The shape of the data is:
(1,num_segments,8192)

The shape of the labels is:
(1,num_segments,16,2)

Again the labels look like the following:

  • there are always fixed 16 labels, each having binary classification with 2 columns. Each column may be a 0 or 1. Thus 2 classes.
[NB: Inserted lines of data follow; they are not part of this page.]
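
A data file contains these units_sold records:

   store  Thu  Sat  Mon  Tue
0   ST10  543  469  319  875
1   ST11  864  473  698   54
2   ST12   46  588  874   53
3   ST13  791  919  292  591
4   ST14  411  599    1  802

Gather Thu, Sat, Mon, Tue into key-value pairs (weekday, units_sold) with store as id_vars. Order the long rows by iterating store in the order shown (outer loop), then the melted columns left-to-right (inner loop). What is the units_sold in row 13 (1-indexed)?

20 rows total (5 × 4). Row 13: index ⌊(13-1)/4⌋ = 3 into store → ST13; (13-1) mod 4 = 0 into the melted columns → Thu.
So row 13 is (ST13, Thu, 791); units_sold = 791.

791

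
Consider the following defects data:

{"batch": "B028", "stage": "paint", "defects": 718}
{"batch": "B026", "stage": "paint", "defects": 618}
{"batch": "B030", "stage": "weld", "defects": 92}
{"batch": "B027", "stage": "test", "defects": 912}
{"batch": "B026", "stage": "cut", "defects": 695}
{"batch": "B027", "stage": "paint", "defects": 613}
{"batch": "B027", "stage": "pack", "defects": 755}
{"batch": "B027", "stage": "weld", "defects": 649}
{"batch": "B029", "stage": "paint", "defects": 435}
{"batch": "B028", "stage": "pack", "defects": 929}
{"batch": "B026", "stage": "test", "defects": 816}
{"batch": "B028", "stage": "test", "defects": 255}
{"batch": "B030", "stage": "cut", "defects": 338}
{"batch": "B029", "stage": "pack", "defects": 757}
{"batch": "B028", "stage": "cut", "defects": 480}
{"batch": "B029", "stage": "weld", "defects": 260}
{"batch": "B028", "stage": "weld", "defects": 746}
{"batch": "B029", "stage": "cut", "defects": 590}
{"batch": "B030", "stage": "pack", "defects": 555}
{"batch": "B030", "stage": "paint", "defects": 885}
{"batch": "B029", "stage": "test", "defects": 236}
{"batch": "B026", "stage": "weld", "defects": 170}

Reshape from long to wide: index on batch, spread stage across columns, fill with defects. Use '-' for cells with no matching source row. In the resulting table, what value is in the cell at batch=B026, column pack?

-

No long-format row has batch=B026 and stage=pack, so the cell is -.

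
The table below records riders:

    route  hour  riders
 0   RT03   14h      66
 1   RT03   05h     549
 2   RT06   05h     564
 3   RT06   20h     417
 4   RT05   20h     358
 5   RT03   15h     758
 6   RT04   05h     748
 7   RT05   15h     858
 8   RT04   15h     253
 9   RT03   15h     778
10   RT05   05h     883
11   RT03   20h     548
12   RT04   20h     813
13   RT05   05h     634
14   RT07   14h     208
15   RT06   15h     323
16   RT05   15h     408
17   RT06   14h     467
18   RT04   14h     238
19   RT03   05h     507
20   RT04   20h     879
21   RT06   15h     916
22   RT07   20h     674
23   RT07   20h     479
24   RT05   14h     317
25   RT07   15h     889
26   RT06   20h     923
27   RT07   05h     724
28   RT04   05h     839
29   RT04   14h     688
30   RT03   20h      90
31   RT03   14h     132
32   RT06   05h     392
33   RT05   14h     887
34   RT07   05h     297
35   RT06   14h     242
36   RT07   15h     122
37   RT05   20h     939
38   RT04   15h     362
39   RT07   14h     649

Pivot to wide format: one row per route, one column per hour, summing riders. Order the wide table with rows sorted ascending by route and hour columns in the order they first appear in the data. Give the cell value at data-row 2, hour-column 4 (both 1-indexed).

615

With rows sorted ascending by route, row 2 is route=RT04. hour columns in first-appearance order: 14h, 05h, 20h, 15h; column 4 is 15h.
Long rows with route=RT04, hour=15h: 253 + 362 = 615.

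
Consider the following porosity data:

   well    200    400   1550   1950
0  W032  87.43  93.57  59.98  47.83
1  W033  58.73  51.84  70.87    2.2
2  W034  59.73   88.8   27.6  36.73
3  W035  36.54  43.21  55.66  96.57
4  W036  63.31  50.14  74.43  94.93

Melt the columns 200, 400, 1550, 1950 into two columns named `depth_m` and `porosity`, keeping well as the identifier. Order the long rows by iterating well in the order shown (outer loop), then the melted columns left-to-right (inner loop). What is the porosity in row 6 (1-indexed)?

20 rows total (5 × 4). Row 6: index ⌊(6-1)/4⌋ = 1 into well → W033; (6-1) mod 4 = 1 into the melted columns → 400.
So row 6 is (W033, 400, 51.84); porosity = 51.84.

51.84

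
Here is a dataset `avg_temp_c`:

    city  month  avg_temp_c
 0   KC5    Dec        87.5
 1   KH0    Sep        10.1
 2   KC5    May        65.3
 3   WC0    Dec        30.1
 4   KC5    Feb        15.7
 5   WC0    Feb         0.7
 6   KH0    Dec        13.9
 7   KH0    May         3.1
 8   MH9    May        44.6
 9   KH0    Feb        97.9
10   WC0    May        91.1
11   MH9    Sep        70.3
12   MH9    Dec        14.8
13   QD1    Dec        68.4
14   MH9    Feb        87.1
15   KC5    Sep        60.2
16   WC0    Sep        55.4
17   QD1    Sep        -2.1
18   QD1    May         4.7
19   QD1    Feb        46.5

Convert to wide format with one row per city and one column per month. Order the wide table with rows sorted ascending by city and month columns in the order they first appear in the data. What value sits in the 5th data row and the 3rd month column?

With rows sorted ascending by city, row 5 is city=WC0. month columns in first-appearance order: Dec, Sep, May, Feb; column 3 is May.
Long rows with city=WC0, month=May: avg_temp_c = 91.1.

91.1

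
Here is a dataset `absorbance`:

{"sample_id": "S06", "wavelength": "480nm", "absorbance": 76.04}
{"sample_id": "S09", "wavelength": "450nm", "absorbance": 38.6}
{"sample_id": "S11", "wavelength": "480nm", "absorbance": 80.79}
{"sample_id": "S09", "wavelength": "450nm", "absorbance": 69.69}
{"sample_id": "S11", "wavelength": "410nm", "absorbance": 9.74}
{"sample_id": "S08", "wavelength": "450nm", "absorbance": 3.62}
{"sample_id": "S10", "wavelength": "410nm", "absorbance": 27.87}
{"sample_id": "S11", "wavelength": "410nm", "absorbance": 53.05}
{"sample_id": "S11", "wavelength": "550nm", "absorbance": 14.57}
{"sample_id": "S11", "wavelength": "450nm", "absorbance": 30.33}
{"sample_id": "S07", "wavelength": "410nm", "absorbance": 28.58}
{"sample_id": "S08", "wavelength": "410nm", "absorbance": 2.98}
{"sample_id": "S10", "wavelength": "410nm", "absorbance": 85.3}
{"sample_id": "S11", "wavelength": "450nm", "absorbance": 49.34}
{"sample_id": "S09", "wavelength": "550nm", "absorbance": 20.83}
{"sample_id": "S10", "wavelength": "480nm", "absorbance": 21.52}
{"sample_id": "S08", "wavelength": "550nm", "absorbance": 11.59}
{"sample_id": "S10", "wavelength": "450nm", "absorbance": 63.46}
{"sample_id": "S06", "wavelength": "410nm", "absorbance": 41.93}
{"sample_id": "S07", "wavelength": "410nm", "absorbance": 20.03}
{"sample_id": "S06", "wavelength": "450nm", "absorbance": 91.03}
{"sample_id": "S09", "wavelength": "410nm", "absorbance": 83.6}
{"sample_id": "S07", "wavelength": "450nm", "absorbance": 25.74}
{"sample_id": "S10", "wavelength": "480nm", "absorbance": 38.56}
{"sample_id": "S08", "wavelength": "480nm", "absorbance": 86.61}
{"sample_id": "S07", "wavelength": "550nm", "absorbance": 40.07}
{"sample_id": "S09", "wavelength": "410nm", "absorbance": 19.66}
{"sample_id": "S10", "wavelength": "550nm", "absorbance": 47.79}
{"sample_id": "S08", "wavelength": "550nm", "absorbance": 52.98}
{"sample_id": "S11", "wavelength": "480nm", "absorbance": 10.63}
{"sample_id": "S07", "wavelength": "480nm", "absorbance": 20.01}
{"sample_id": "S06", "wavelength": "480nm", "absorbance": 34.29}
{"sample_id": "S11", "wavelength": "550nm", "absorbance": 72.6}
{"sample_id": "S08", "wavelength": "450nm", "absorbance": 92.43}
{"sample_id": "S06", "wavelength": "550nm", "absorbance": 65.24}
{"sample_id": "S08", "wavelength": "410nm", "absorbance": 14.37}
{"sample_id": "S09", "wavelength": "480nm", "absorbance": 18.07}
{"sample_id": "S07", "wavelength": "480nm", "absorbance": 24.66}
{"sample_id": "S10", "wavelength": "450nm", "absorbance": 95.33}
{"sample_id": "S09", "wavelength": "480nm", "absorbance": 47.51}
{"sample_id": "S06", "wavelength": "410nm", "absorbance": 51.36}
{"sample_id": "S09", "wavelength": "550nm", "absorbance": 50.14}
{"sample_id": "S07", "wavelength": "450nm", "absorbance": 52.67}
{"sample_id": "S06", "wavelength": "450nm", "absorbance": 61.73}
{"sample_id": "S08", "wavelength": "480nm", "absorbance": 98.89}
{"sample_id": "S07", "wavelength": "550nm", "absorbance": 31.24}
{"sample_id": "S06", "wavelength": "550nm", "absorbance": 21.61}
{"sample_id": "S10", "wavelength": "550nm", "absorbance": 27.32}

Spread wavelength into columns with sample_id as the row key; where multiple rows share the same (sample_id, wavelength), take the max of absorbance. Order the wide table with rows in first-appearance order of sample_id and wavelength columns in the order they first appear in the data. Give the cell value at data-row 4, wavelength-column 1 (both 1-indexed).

98.89

With rows in first-appearance order of sample_id, row 4 is sample_id=S08. wavelength columns in first-appearance order: 480nm, 450nm, 410nm, 550nm; column 1 is 480nm.
Long rows with sample_id=S08, wavelength=480nm: max(86.61, 98.89) = 98.89.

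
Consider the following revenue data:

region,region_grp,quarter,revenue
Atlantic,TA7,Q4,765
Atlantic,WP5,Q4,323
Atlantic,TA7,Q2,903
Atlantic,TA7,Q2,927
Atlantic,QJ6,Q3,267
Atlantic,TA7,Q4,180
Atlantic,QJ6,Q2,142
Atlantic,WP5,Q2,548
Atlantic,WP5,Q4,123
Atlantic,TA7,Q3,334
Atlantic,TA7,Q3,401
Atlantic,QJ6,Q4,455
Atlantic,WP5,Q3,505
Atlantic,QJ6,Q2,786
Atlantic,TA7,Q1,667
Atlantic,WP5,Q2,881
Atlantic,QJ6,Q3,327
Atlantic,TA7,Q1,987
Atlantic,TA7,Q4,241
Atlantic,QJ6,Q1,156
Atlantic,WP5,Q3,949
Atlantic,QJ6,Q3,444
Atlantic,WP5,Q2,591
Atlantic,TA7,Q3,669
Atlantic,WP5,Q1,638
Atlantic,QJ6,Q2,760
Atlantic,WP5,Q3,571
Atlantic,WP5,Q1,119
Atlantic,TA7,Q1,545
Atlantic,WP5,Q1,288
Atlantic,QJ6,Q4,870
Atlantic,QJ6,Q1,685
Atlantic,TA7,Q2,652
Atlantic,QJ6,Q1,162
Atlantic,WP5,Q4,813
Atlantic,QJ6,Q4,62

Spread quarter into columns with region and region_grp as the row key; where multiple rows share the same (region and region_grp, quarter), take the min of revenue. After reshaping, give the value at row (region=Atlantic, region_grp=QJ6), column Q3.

267

Rows with region=Atlantic, region_grp=QJ6 and quarter=Q3: revenue values are 267, 327, 444.
min(267, 327, 444) = 267.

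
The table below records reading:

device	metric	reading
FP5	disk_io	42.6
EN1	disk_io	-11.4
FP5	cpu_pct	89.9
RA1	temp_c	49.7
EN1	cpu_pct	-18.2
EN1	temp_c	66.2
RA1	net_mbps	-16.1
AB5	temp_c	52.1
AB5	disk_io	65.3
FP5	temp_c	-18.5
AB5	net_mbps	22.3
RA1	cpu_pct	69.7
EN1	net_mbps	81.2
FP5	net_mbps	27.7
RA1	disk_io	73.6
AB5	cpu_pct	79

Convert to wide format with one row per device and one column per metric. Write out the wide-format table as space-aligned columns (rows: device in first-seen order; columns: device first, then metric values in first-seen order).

Columns: device plus the 4 distinct metric values (disk_io, cpu_pct, temp_c, net_mbps).
For example, row FP5 column disk_io takes reading=42.6 from the long row (FP5, disk_io).

device  disk_io  cpu_pct  temp_c  net_mbps
FP5     42.6     89.9     -18.5   27.7    
EN1     -11.4    -18.2    66.2    81.2    
RA1     73.6     69.7     49.7    -16.1   
AB5     65.3     79       52.1    22.3    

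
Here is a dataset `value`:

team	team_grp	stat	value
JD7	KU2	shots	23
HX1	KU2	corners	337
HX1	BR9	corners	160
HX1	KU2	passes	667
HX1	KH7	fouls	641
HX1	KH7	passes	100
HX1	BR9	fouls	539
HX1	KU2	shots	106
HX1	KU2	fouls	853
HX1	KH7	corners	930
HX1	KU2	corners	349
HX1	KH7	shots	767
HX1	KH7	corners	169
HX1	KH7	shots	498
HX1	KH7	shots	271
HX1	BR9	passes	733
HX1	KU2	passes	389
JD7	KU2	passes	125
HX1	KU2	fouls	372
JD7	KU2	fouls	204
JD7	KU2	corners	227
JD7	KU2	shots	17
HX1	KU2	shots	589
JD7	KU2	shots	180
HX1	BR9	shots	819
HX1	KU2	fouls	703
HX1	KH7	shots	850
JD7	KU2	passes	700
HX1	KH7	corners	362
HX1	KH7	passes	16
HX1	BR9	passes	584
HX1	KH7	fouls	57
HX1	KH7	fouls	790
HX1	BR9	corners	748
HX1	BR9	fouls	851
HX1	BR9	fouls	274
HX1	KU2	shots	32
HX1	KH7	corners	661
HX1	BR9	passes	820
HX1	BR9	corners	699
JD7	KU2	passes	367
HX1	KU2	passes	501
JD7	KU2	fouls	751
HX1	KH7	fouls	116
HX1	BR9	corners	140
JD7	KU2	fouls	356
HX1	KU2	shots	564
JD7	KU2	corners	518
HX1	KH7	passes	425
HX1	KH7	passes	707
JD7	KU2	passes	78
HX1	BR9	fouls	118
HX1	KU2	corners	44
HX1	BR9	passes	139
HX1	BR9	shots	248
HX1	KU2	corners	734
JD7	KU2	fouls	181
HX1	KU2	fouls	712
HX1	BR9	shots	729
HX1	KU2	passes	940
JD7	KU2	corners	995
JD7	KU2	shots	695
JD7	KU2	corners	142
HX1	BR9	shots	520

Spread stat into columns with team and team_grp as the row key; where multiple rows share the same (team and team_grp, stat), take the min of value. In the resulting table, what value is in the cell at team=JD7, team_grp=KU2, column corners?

142

Rows with team=JD7, team_grp=KU2 and stat=corners: value values are 227, 518, 995, 142.
min(227, 518, 995, 142) = 142.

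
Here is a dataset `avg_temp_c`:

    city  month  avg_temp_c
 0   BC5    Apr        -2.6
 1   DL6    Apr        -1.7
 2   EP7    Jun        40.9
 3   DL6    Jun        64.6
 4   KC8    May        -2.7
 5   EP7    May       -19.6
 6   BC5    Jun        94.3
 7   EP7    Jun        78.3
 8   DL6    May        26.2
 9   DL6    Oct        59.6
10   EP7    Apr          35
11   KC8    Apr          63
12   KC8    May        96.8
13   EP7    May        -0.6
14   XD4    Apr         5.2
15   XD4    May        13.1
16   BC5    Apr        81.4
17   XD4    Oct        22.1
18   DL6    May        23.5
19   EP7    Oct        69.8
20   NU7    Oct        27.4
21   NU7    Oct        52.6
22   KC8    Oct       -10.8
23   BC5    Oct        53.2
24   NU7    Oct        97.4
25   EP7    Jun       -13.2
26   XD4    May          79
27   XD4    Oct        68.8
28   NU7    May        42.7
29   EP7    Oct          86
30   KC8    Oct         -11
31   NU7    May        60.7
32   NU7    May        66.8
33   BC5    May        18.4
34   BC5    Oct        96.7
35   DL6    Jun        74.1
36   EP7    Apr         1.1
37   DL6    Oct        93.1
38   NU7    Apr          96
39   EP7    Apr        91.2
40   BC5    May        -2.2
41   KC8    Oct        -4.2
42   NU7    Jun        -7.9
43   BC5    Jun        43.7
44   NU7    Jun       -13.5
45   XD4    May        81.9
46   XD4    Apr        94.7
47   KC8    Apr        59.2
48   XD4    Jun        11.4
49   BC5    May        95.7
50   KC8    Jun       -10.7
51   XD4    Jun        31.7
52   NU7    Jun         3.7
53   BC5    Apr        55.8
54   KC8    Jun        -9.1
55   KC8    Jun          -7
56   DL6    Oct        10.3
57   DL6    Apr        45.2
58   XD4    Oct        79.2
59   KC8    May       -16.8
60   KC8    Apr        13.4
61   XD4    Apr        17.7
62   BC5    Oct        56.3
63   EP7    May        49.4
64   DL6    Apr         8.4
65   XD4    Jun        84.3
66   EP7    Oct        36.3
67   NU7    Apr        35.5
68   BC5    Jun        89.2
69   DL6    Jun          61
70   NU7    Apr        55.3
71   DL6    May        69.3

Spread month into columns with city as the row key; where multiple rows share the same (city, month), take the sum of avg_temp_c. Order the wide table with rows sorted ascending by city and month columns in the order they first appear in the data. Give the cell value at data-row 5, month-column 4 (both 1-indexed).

177.4

With rows sorted ascending by city, row 5 is city=NU7. month columns in first-appearance order: Apr, Jun, May, Oct; column 4 is Oct.
Long rows with city=NU7, month=Oct: 27.4 + 52.6 + 97.4 = 177.4.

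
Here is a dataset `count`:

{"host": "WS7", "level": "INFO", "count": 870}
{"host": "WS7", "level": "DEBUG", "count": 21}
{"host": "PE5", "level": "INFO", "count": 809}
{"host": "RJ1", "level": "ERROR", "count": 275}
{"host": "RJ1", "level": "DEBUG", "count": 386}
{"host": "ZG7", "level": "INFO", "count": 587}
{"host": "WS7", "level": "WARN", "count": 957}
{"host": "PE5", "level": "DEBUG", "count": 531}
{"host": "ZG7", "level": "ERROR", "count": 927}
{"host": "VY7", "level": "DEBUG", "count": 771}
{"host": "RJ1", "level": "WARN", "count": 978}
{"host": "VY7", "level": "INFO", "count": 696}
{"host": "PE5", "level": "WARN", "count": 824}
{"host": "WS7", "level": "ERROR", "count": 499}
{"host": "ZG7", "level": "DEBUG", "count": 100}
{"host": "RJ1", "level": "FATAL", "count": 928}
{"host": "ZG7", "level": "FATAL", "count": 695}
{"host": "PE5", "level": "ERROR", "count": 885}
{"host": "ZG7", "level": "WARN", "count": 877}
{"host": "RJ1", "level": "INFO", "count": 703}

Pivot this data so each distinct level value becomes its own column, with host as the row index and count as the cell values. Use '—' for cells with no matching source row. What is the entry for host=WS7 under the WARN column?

The long row with host=WS7, level=WARN has count=957.

957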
So I want the output of the LSTM model to be a sequence of binary classifications.
LABEL VECTOR [array([0., 1.]), array([0., 1.]), array([0., 1.]), array([0., 1.]), array([0., 1.]), array([0., 1.]), array([0., 1.]), array([0., 1.]), array([0., 1.]), array([0., 1.]), array([1., 0.]), array([1., 0.]), array([1., 0.]), array([1., 0.]), array([1., 0.]), array([0., 1.])]

Right now the error I am getting is:

ValueError: Target size (torch.Size([1, 7, 16, 2])) must be the same as input size (torch.Size([1, 7, 2]))

How can I structure this LSTM pytorch model to get an output as a vector of Binary Classification labels?

The output of LSTM layer is output, (h_n, c_n) (see LSTM — PyTorch 1.10.1 documentation)

The hidden state of the last layer is usually utilized to do the binary classification.
To do so,

#define Model
class LSTMClassifier(nn.Module):
    def __init__(self, input_size, lstm1_hidden_size,num_layers, num_classes):
        super(LSTMClassifier, self).__init__()
        #shape = (1,8192,16)
        self.lstm1 = nn.LSTM(input_size=input_size, hidden_size=lstm1_hidden_size, num_layers=num_layers, batch_first=True)
        self.classifier = nn.Linear(lstm1_hidden_size, num_classes)
        self.sigmoid = nn.Sigmoid()

    def forward(self, x):
        last_h, _ = self.lstm1(x)[1] #hidden state is returned
        # (tensor of shape (D * num_layers, N, H_out))
        last_h = last_h.permute(1, 0, 2).flatten(start_dim=1)
        pred = self.classifier(last_h)
        pred = self.sigmoid(pred)
        return pred

The above is an example code to help your understand.